Rare Gems: Finding Lottery Tickets at Initialization
This addresses a key bottleneck in neural network pruning for researchers and practitioners, enabling faster and more effective sparse training without the need for time-consuming re-training cycles.
The paper tackles the problem of efficiently finding trainable sparse subnetworks (lottery tickets) at initialization, which previously failed to outperform simple baselines. The proposed Gem-Miner method resolves this by finding tickets that achieve accuracy competitive with or better than Iterative Magnitude Pruning, doing so up to 19 times faster.

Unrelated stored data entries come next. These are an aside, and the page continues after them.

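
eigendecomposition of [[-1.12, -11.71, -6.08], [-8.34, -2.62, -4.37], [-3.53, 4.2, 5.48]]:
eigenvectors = [[-0.74, -0.63, -0.14],  [-0.67, 0.16, -0.4],  [0.01, 0.76, 0.9]]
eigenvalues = [-11.69, 9.26, 4.17]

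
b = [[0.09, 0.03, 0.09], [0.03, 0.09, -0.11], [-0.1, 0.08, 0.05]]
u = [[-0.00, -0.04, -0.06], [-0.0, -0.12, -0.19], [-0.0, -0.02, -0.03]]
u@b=[[0.0, -0.01, 0.0], [0.02, -0.03, 0.0], [0.00, -0.00, 0.00]]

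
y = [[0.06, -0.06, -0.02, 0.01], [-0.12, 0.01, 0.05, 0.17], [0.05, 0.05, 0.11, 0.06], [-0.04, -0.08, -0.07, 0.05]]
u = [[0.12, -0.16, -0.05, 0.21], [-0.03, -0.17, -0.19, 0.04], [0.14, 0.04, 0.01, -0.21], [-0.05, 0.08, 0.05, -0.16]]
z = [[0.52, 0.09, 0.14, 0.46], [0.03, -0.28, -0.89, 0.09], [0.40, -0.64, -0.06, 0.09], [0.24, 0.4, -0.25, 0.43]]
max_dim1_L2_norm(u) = 0.29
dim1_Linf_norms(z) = [0.52, 0.89, 0.64, 0.43]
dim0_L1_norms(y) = [0.27, 0.2, 0.25, 0.29]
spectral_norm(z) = 1.02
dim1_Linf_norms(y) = [0.06, 0.17, 0.11, 0.08]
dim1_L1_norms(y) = [0.15, 0.35, 0.27, 0.24]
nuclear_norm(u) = 0.84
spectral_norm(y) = 0.23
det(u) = -0.00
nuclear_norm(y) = 0.49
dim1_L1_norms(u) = [0.54, 0.43, 0.4, 0.34]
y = z @ u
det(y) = -0.00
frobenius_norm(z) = 1.56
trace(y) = 0.23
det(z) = -0.00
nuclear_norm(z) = 2.69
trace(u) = -0.20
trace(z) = 0.61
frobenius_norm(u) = 0.51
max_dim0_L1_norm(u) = 0.62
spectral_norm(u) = 0.42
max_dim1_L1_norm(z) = 1.32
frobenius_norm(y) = 0.30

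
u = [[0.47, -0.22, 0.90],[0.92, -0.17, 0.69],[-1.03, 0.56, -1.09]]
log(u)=[[2.95, -1.87, 2.61], [1.31, -1.78, -0.34], [-4.57, 1.80, -3.09]]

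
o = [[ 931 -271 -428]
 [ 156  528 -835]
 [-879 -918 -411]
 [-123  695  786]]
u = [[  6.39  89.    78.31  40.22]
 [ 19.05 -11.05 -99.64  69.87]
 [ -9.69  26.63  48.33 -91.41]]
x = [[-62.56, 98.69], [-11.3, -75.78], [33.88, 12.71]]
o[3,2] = 786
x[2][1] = 12.71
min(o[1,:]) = -835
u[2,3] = -91.41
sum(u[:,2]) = 27.0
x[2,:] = [33.88, 12.71]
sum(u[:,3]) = 18.680000000000007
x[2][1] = 12.71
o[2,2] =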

Large neural networks can be pruned to a small fraction of their original size, with little loss in accuracy, by following a time-consuming "train, prune, re-train" approach. Frankle & Carbin conjecture that we can avoid this by training "lottery tickets", i.e., special sparse subnetworks found at initialization, that can be trained to high accuracy. However, a subsequent line of work by Frankle et al. and Su et al. presents concrete evidence that current algorithms for finding trainable networks at initialization, fail simple baseline comparisons, e.g., against training random sparse subnetworks. Finding lottery tickets that train to better accuracy compared to simple baselines remains an open problem. In this work, we resolve this open problem by proposing Gem-Miner which finds lottery tickets at initialization that beat current baselines. Gem-Miner finds lottery tickets trainable to accuracy competitive or better than Iterative Magnitude Pruning (IMP), and does so up to $19\times$ faster.